The air has an extra chill in it now. I walk home from work in blue dusk, and the glow in our windows isn't the late afternoon sunshine I'm used to, but the lamp I left on at lunch so I don't walk into a dark house at the end of the day. Once I've shut the door behind me, I'm compelled to do anything I can to dispel the impression of damp and chill in my bones. "Anything I can" generally means food... hot food. I light a few candles, turn on some music, start the dishwasher (because it gives off heat!), and start prepping for soup.
Soup season is also clean-out-the-freezer season. I don't just make an evening's worth of soup, I make enough to feed ourselves and company plus a future meal (or two). I make everything this way, a throw back to watching my mother cook for our family of five. I think I'm actually incapable of cooking for two. I don't recall ever having done it. Unless you count
popovers (ah, buttery eggy goodness), but I'm not so sure that one should eat a half dozen popovers in one sitting. The freezer fills up slowly but surely, and when we've had a full day of work, run errands and have collapsed on the couch to ask each other "what's for dinner?", we have a solution. I'm going to be clever this winter, and put a contents list on the freezer door. I'm sure if you asked the Better Half what was in there, he couldn't tell you if his life depended on it. There are really only two things he could ever identify in our freezer - his paint palette, and ice cream. We don't generally keep ice cream about since dessert inhalation is another family trait of mine.
On the burners this week:
Roasted Potato Soup
Thai Chicken Soup
The potato soup is a favorite I stumbled on in a magazine somewhere. I've been making it for so long, I've since forgotten where I first saw it. I cut up yukon gold potatoes (these seem to have the creamiest flavor), sweet onions and apples (a mix of tart and sweet usually). The potatoes and the onions go into an oiled casserole dish for roasting. I dry-roast fennel seeds in a small cast iron skillet until they start to smell fragrant, and then I grind them. To the ground fennel I add cumin, and salt and pepper to taste. I toss the potatoes and onions with these spices and some olive oil, lay the apple quarters on top and pop it into the oven to roast. I find a higher temperature works better - the onions caramelize a bit, and you end up with nice roasty chunks in the soup - so 400 or 425. Roast until the potatoes are cooked through, stirring occasionally. The apples cook more quickly, so I put them in after the first stir, keep checking them, and when they're mushy I gently scoop them out with a spoon. Once they've cooled, the skins should come off fairly easily. When everything is cooked through, the apple flesh, potatoes and onions go into a blender with chick

en broth (I've tried veggie broth, and it works just fine, but doesn't have as creamy a flavor). I deglaze the casserole dish with chicken broth, scraping the roasty bits into the blender as well. A squeeze of fresh lemon (to taste) helps to keep the soup from being too bland, and I highly recommend it. The soup can be as chunky or as smooth as you'd like it to be depending on the amount of broth and how much you puree the ingredients. This is often a Sunday afternoon activity for me, as it heats the house up nicely, makes everything smell lovely, and we end up with a very hearty meal. I like it best with a side of apple slices and gruyere or sharp cheddar.

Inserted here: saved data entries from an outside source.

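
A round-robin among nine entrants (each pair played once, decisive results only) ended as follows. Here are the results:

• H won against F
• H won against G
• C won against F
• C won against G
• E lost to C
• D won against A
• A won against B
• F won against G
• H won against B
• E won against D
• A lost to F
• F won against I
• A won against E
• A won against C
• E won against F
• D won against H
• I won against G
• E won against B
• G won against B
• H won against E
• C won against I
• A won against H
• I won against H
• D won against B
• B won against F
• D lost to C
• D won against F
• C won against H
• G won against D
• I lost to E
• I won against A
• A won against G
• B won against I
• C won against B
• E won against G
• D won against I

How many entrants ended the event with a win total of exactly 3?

Win totals: A 5, B 2, C 7, D 5, E 5, F 3, G 2, H 4, I 3.
Exactly 3: F, I — 2 entrants.

2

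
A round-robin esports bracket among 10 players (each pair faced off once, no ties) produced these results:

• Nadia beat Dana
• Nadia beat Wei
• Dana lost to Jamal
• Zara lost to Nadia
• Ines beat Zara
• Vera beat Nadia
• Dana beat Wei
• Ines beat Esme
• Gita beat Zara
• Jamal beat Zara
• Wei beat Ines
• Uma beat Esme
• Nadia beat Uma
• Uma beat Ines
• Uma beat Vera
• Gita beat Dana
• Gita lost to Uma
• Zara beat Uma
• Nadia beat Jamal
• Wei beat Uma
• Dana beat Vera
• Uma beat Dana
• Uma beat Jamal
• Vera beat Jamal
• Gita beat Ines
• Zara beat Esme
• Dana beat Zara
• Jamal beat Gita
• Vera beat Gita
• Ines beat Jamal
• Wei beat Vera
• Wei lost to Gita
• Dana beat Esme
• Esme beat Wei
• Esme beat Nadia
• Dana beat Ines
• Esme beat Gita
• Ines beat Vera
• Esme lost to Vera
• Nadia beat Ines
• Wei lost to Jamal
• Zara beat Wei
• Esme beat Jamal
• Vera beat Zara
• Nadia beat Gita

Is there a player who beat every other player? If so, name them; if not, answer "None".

Highest win total is Nadia with 7 (out of 9 possible).
Nadia lost to Vera, Esme, so no player went undefeated.

None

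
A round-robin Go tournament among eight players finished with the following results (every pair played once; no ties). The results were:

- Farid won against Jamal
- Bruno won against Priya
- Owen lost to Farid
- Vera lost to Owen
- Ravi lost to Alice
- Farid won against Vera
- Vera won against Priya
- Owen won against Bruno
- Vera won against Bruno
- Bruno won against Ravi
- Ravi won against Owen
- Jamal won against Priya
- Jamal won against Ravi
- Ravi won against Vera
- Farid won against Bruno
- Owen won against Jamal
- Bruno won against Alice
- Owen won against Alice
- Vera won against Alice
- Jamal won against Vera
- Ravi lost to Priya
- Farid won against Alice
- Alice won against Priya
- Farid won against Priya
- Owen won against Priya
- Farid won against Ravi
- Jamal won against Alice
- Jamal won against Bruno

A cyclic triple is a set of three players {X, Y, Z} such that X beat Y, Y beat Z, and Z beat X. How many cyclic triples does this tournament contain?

7

Win totals: Priya 1, Alice 2, Ravi 2, Jamal 5, Owen 5, Farid 7, Vera 3, Bruno 3.
A player with w wins dominates both others in C(w,2) triples; summing gives 0 + 1 + 1 + 10 + 10 + 21 + 3 + 3 = 49 transitive triples.
Total triples C(8,3) = 56, so cyclic triples = 56 − 49 = 7.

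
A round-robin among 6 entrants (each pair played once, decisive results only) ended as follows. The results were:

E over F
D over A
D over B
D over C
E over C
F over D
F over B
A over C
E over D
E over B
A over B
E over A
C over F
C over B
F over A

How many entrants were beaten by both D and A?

D beat: A, B, C.
A beat: B, C.
Both beat: B, C — 2.

2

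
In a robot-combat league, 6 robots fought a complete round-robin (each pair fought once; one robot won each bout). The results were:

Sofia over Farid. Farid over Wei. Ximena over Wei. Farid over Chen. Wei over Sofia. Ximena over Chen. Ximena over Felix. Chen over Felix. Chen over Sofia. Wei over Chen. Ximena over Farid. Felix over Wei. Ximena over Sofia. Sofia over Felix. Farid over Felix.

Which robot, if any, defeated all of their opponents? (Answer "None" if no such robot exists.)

Ximena has 5 wins out of 5 opponents — a perfect record.

Ximena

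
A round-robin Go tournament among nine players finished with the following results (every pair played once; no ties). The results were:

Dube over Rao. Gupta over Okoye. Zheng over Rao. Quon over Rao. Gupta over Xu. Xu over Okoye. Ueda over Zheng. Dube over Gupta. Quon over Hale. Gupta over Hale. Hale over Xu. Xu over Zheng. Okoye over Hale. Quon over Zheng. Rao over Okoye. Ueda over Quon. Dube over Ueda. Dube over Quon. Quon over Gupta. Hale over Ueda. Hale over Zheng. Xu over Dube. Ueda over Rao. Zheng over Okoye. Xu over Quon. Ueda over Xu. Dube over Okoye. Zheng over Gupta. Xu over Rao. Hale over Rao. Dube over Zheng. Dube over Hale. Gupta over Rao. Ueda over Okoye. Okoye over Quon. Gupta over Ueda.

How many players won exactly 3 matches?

1

Win totals: Zheng 3, Dube 7, Quon 4, Rao 1, Xu 5, Ueda 5, Hale 4, Okoye 2, Gupta 5.
Exactly 3: Zheng — 1 player.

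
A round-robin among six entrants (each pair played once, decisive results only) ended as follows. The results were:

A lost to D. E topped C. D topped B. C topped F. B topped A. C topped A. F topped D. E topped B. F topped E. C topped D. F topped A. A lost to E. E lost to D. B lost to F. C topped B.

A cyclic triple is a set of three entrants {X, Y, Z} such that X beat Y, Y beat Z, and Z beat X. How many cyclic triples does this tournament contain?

Win totals: A 0, B 1, C 4, D 3, E 3, F 4.
An entrant with w wins dominates both others in C(w,2) triples; summing gives 0 + 0 + 6 + 3 + 3 + 6 = 18 transitive triples.
Total triples C(6,3) = 20, so cyclic triples = 20 − 18 = 2.

2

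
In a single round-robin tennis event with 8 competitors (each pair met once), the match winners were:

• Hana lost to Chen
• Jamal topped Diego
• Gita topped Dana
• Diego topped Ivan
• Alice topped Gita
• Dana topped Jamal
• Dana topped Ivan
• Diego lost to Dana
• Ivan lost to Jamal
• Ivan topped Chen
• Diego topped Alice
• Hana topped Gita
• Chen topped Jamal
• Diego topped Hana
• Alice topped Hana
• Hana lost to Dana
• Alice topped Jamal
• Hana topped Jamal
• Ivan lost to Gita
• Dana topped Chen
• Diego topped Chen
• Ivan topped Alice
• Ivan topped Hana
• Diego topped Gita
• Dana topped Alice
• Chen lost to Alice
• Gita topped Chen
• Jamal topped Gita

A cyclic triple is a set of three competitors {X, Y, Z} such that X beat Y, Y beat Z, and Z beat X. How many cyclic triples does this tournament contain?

Win totals: Alice 4, Chen 2, Gita 3, Diego 5, Jamal 3, Ivan 3, Dana 6, Hana 2.
A competitor with w wins dominates both others in C(w,2) triples; summing gives 6 + 1 + 3 + 10 + 3 + 3 + 15 + 1 = 42 transitive triples.
Total triples C(8,3) = 56, so cyclic triples = 56 − 42 = 14.

14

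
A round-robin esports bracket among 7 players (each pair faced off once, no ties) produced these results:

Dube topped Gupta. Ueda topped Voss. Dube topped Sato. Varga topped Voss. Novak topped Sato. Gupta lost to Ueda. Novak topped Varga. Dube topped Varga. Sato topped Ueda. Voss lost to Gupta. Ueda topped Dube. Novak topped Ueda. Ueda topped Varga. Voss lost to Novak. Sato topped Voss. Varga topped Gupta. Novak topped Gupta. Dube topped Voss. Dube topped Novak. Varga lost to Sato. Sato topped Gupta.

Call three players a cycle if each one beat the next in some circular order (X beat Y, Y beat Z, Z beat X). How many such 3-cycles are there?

Win totals: Voss 0, Varga 2, Dube 5, Gupta 1, Ueda 4, Sato 4, Novak 5.
A player with w wins dominates both others in C(w,2) triples; summing gives 0 + 1 + 10 + 0 + 6 + 6 + 10 = 33 transitive triples.
Total triples C(7,3) = 35, so cyclic triples = 35 − 33 = 2.

2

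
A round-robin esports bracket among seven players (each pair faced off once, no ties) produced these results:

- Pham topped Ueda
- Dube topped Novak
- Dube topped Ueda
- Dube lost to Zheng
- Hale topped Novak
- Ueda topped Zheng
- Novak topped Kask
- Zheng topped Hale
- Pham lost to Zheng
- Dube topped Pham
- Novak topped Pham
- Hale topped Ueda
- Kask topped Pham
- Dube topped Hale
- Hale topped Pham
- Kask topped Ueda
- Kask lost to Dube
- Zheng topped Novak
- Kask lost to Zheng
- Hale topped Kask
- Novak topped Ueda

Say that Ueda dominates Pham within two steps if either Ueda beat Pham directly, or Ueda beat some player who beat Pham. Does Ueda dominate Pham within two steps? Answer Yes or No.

Ueda did not beat Pham directly.
Ueda beat Zheng. Of those, Zheng beat Pham.

Yes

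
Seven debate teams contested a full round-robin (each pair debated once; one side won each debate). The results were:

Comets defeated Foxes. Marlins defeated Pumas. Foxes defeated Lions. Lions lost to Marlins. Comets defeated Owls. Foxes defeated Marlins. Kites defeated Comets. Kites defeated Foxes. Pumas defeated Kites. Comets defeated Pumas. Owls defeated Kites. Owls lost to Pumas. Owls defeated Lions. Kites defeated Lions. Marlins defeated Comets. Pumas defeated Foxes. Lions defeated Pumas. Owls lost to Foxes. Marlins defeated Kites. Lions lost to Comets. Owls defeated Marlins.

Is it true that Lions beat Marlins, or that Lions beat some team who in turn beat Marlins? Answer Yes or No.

No

Lions did not beat Marlins directly.
Lions beat Pumas, but each of them lost to Marlins. No two-step path.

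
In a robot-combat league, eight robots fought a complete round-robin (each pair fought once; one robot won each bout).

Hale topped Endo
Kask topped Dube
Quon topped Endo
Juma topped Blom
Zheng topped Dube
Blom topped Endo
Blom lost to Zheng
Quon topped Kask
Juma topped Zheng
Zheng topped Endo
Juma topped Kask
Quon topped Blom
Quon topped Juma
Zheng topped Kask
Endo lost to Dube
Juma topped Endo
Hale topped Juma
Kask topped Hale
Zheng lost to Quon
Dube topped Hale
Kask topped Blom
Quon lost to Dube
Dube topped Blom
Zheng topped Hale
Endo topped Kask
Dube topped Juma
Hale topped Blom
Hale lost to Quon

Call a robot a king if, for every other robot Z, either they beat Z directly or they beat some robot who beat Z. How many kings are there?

3

Zheng reaches everyone (king).
Dube reaches everyone (king).
Endo cannot reach Zheng, Quon, Juma in two steps.
Hale cannot reach Dube, Quon in two steps.
Quon reaches everyone (king).
Kask cannot reach Zheng in two steps.
Blom cannot reach Zheng, Dube, Hale, Quon, Juma in two steps.
Juma cannot reach Quon in two steps.
Kings: Zheng, Dube, Quon — 3.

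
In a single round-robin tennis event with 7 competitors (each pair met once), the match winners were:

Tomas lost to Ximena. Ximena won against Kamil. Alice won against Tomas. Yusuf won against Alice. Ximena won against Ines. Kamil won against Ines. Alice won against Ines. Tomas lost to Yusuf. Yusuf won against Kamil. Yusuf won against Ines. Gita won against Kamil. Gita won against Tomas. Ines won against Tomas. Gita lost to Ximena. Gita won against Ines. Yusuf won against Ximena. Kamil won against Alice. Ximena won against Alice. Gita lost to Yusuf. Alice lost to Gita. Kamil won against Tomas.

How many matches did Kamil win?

3

Kamil's results: beat Alice, Tomas, Ines; lost to Gita, Ximena, Yusuf.
That is 3 wins.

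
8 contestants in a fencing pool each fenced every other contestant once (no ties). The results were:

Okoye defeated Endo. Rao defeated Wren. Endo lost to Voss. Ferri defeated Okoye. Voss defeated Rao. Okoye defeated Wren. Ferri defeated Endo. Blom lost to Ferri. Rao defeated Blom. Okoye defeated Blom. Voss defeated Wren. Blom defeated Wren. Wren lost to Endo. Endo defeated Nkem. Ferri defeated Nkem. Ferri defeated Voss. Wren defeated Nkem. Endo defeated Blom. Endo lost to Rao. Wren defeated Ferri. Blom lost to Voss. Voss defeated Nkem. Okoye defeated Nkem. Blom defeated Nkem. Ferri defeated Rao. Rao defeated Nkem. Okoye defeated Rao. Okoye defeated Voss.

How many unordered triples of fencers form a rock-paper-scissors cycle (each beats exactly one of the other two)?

Win totals: Rao 4, Endo 3, Okoye 6, Ferri 6, Nkem 0, Wren 2, Voss 5, Blom 2.
A fencer with w wins dominates both others in C(w,2) triples; summing gives 6 + 3 + 15 + 15 + 0 + 1 + 10 + 1 = 51 transitive triples.
Total triples C(8,3) = 56, so cyclic triples = 56 − 51 = 5.

5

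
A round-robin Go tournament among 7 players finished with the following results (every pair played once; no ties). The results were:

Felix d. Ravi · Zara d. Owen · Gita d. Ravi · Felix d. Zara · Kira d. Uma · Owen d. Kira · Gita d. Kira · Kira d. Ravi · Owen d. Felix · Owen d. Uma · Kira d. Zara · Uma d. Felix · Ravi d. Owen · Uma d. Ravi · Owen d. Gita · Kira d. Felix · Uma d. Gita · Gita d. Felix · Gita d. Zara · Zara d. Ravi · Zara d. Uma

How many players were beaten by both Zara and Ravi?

1

Zara beat: Uma, Ravi, Owen.
Ravi beat: Owen.
Both beat: Owen — 1.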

The chicken soup is a recent experiment from a new cookbook called "400 Soups". It's full of typical Thai ingredients - coconut milk, chicken stock, lime leaves, lemongrass, fish sauce, ginger. There is a local Thai restaurant that serves the creamiest tom yam or tom kah. From first tastes, this is not quite that (the chicken stock I used seemed a little on the heavily flavored side), but still pretty good. The true test is how well it reheats and/or freezes.
Leftovers will be bundled up for the freezer (which already contains beef and onion broth and some chicken gravy). I usually fill a few small containers too, since I work close enough to walk home for lunch. The fun part is identifying mysterious soup at the end of the winter. Freezer labels never stick to plastic containers well or they never come off, no matter how much you scrub - a batch of my mother's applesauce used to say "spag. sauce 8/1/89". Plastic bags can be a bit awkward to store if there's too many. My memory isn't what it once was, and mystery soup or sauce has become a regular problem in our house. Twine and paper tags? Color coded dots? Or we could just content ourselves with a little mystery in our lives, and find out what we're having for dinner when it thaws.